O caso envolve uma mulher trans que teve a motocicleta tomada de assalto. Ao relatar a ocorrência enquanto entrevistava um policial militar, o repórter afirmou: “Sargento, acabamos de falar de uma situação de um homem que prefere ser chamado de mulher, que a moto desse foi assaltada”. A declaração gerou indignação imediata entre internautas, que apontaram desrespeito à identidade de gênero da vítima.
A repercussão negativa aumentou após a divulgação de outro vídeo, no qual Sena Freitas entrevista a própria vítima.

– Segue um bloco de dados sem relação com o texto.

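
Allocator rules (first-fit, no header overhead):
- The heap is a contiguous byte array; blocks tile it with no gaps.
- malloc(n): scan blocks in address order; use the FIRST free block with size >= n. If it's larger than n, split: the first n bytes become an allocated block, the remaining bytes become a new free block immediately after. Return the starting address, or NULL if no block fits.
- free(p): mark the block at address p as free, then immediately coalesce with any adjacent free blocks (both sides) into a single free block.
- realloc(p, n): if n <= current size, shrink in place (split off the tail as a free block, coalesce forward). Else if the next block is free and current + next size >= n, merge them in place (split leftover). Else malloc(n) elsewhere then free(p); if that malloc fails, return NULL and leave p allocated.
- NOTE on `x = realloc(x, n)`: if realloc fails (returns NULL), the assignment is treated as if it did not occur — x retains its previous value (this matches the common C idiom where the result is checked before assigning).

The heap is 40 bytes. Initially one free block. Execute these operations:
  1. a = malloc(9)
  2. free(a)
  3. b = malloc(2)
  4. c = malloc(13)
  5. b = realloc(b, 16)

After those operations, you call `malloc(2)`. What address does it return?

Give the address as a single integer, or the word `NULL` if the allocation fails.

Op 1: a = malloc(9) -> a = 0; heap: [0-8 ALLOC][9-39 FREE]
Op 2: free(a) -> (freed a); heap: [0-39 FREE]
Op 3: b = malloc(2) -> b = 0; heap: [0-1 ALLOC][2-39 FREE]
Op 4: c = malloc(13) -> c = 2; heap: [0-1 ALLOC][2-14 ALLOC][15-39 FREE]
Op 5: b = realloc(b, 16) -> b = 15; heap: [0-1 FREE][2-14 ALLOC][15-30 ALLOC][31-39 FREE]
malloc(2): first-fit scan over [0-1 FREE][2-14 ALLOC][15-30 ALLOC][31-39 FREE] -> 0

Answer: 0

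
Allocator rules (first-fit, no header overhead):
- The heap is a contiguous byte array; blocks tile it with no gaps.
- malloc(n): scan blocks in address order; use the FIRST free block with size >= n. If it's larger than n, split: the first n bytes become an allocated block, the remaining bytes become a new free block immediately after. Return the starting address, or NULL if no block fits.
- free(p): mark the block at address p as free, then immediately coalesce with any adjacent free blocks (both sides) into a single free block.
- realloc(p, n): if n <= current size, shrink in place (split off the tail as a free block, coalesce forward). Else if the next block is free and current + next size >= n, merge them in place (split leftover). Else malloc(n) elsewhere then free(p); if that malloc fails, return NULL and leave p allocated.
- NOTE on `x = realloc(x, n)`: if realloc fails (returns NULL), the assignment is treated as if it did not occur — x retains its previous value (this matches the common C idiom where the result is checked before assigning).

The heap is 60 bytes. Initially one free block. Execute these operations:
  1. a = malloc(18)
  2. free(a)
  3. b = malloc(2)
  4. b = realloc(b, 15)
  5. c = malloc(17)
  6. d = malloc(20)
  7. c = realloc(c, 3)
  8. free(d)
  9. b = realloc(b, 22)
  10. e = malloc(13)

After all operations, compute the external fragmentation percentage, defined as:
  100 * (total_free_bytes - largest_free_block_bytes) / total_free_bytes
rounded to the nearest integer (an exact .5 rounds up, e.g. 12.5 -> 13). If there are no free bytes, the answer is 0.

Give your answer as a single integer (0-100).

Op 1: a = malloc(18) -> a = 0; heap: [0-17 ALLOC][18-59 FREE]
Op 2: free(a) -> (freed a); heap: [0-59 FREE]
Op 3: b = malloc(2) -> b = 0; heap: [0-1 ALLOC][2-59 FREE]
Op 4: b = realloc(b, 15) -> b = 0; heap: [0-14 ALLOC][15-59 FREE]
Op 5: c = malloc(17) -> c = 15; heap: [0-14 ALLOC][15-31 ALLOC][32-59 FREE]
Op 6: d = malloc(20) -> d = 32; heap: [0-14 ALLOC][15-31 ALLOC][32-51 ALLOC][52-59 FREE]
Op 7: c = realloc(c, 3) -> c = 15; heap: [0-14 ALLOC][15-17 ALLOC][18-31 FREE][32-51 ALLOC][52-59 FREE]
Op 8: free(d) -> (freed d); heap: [0-14 ALLOC][15-17 ALLOC][18-59 FREE]
Op 9: b = realloc(b, 22) -> b = 18; heap: [0-14 FREE][15-17 ALLOC][18-39 ALLOC][40-59 FREE]
Op 10: e = malloc(13) -> e = 0; heap: [0-12 ALLOC][13-14 FREE][15-17 ALLOC][18-39 ALLOC][40-59 FREE]
Free blocks: [2 20] total_free=22 largest=20 -> 100*(22-20)/22 = 200/22 ≈ 9.091 -> rounds to 9

Answer: 9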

Durante a conversa, o repórter pede o nome completo e, em seguida, questiona qual seria o “nome artístico”. A abordagem foi amplamente criticada, já que o termo correto, nesse contexto, seria nome social, uma vez que a entrevistada não é artista, mas sim uma mulher trans.
Nos comentários das publicações, usuários classificaram a postura do repórter como “desnecessária”, “falta de profissionalismo” e “totalmente desrespeitosa”. Alguns destacaram que não havia necessidade alguma de expor a identidade de gênero da vítima para relatar o crime. Outros foram ainda mais duros, afirmando que as falas configuram homofobia e cobrando retratação pública.
“Só faltou profissionalismo e respeito”, escreveu uma internauta. “Não precisava dizer que é homem, isso é expor a pessoa pela sexualidade”, comentou outra. Há ainda quem defenda que o caso pode gerar consequências jurídicas, com pedidos de que o conteúdo seja apagado para evitar processos.
Até o momento, o repórter Sena Freitasnão se manifestou oficialmente sobre as críticas.